Pandya A L, Koch R, Hommes F A, Williams J C
Division of Medical Genetics, Childrens Hospital of Los Angeles, CA 90054.
J Inherit Metab Dis. 1991;14(5):685-90. doi: 10.1007/BF01799936.
Two male siblings presented in the first 6 weeks of life with emesis, diarrhoea, metabolic acidosis and lethargy. A male sibling had previously died at 14 months of age from liver failure of unknown aetiology. Both of the current cases had mild hyperammonaemia with normal orotic acid, organic acid and argininosuccinic acid levels. Citrulline and arginine levels were normal or mildly decreased. One of the brothers was biopsied and had no detectable N-acetylglutamate synthetase activity and normal values for other enzymes of the urea cycle in liver. Treatment with a low-protein diet and sodium benzoate/sodium phenylacetate resulted in near normal blood ammonia levels, except during viral illness. Subsequent neurological development has been normal to mildly delayed. These patients differ from those previously described with N-acetylglutamate synthetase deficiency in that their presentation and subsequent course were relatively benign.

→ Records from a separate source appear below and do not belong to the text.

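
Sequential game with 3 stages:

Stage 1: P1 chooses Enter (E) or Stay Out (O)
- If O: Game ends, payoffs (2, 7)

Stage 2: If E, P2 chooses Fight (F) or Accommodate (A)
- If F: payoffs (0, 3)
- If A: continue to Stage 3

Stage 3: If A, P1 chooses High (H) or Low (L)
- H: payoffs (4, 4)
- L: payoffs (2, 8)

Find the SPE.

SPE: (E, A, H); Outcome (4, 4)

Work:
Stage 3: P1 chooses H (4 vs 2)
Stage 2: P2: F->3, A->4 (anticipating H). Choose A
Stage 1: P1: O->2, E->4 (anticipating A, H). Choose E
SPE path: E -> A -> H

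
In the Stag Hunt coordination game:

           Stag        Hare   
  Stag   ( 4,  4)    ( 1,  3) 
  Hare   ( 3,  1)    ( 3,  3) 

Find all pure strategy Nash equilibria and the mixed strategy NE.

Pure NE: (Stag, Stag) and (Hare, Hare); Mixed NE: p = 0.6667, q = 0.6667

Work:
Check pure NE:
(Stag, Stag): (4, 4) - no unilateral deviation beneficial
(Hare, Hare): (3, 3) - no unilateral deviation beneficial
Mixed NE: P1 plays Stag with p = 0.6667, P2 plays Stag with q = 0.6667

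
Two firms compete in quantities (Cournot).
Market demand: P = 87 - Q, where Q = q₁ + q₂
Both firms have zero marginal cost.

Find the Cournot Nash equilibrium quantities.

q₁* = q₂* = 29.0; P* = 29.0

Work:
Profit: π_i = P·q_i = (a - q_i - q_j)·q_i
FOC: ∂π_i/∂q_i = a - 2q_i - q_j = 0
Reaction function: q_i = (87 - q_j)/2
Symmetry: q* = 87/3 = 29.0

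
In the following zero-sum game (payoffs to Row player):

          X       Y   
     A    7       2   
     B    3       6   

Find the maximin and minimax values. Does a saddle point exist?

Maximin = 3, Minimax = 6, Saddle: False

Work:
Row minimums: [2, 3] → maximin = 3
Column maximums: [7, 6] → minimax = 6
No saddle point (maximin ≠ minimax). Mixed strategy needed.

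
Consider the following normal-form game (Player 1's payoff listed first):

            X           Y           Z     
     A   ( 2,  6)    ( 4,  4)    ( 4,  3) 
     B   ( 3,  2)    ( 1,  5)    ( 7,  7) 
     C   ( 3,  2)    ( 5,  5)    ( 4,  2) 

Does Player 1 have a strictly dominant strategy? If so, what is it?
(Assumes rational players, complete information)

No strictly dominant strategy exists for Player 1

Work:
A strategy strictly dominates another if it gives a strictly higher payoff against every opponent action. Compare each pair of P1's strategies column-by-column:
  A vs B: [2 vs 3, 4 vs 1, 4 vs 7] → A does not strictly dominate B (column X: 2 ≤ 3)
  A vs C: [2 vs 3, 4 vs 5, 4 vs 4] → A does not strictly dominate C (column X: 2 ≤ 3)
  B vs A: [3 vs 2, 1 vs 4, 7 vs 4] → B does not strictly dominate A (column Y: 1 ≤ 4)
  B vs C: [3 vs 3, 1 vs 5, 7 vs 4] → B does not strictly dominate C (column X: 3 ≤ 3)
  C vs A: [3 vs 2, 5 vs 4, 4 vs 4] → C does not strictly dominate A (column Z: 4 ≤ 4)
  C vs B: [3 vs 3, 5 vs 1, 4 vs 7] → C does not strictly dominate B (column X: 3 ≤ 3)
No single strategy strictly dominates all others → no strictly dominant strategy.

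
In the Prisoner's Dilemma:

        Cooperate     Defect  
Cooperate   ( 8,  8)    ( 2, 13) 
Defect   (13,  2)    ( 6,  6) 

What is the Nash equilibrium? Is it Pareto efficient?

(Defect, Defect) is NE; not Pareto efficient

Work:
Defect dominates Cooperate for both players:
If P2 cooperates: Defect (13) > Cooperate (8)
If P2 defects: Defect (6) > Cooperate (2)
NE: (Defect, Defect) with payoff (6, 6)
But (Cooperate, Cooperate) = (8, 8) Pareto dominates (6, 6)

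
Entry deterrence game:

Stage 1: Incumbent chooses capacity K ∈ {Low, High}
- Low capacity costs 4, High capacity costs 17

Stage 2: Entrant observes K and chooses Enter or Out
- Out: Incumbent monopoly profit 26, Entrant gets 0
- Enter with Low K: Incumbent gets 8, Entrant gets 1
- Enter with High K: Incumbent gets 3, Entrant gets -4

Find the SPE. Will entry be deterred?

SPE: (High, Enter|Low, Out|High); Entry deterred. Incumbent net profit = 9

Work:
After Low K: Entrant enters (1 > 0)
After High K: Entrant stays out (-4 < 0)
Incumbent: Low → 8−4=4, High → 26−17=9
Incumbent chooses High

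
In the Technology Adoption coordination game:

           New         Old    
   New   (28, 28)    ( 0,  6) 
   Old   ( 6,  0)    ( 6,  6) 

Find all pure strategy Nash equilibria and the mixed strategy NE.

Pure NE: (New, New) and (Old, Old); Mixed NE: p = 0.2143, q = 0.2143

Work:
Check pure NE:
(New, New): (28, 28) - no unilateral deviation beneficial
(Old, Old): (6, 6) - no unilateral deviation beneficial
Mixed NE: P1 plays New with p = 0.2143, P2 plays New with q = 0.2143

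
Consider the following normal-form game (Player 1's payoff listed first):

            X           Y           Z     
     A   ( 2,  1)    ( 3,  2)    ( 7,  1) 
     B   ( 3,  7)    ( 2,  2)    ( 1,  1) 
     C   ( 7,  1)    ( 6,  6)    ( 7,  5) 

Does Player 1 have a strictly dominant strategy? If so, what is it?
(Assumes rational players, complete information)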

两名男性同胞在出生后的前6周出现呕吐、腹泻、代谢性酸中毒和嗜睡症状。一名男性同胞曾在14个月大时死于病因不明的肝功能衰竭。目前的这两个病例均有轻度高氨血症,乳清酸、有机酸和精氨琥珀酸水平正常。瓜氨酸和精氨酸水平正常或轻度降低。其中一名兄弟接受了活检,肝脏中未检测到N - 乙酰谷氨酸合成酶活性,尿素循环的其他酶活性值正常。采用低蛋白饮食和苯甲酸钠/苯乙酸钠治疗后,除病毒感染期间外,血氨水平接近正常。随后的神经发育正常至轻度延迟。这些患者与先前描述的N - 乙酰谷氨酸合成酶缺乏患者不同,因为他们的临床表现和后续病程相对较轻。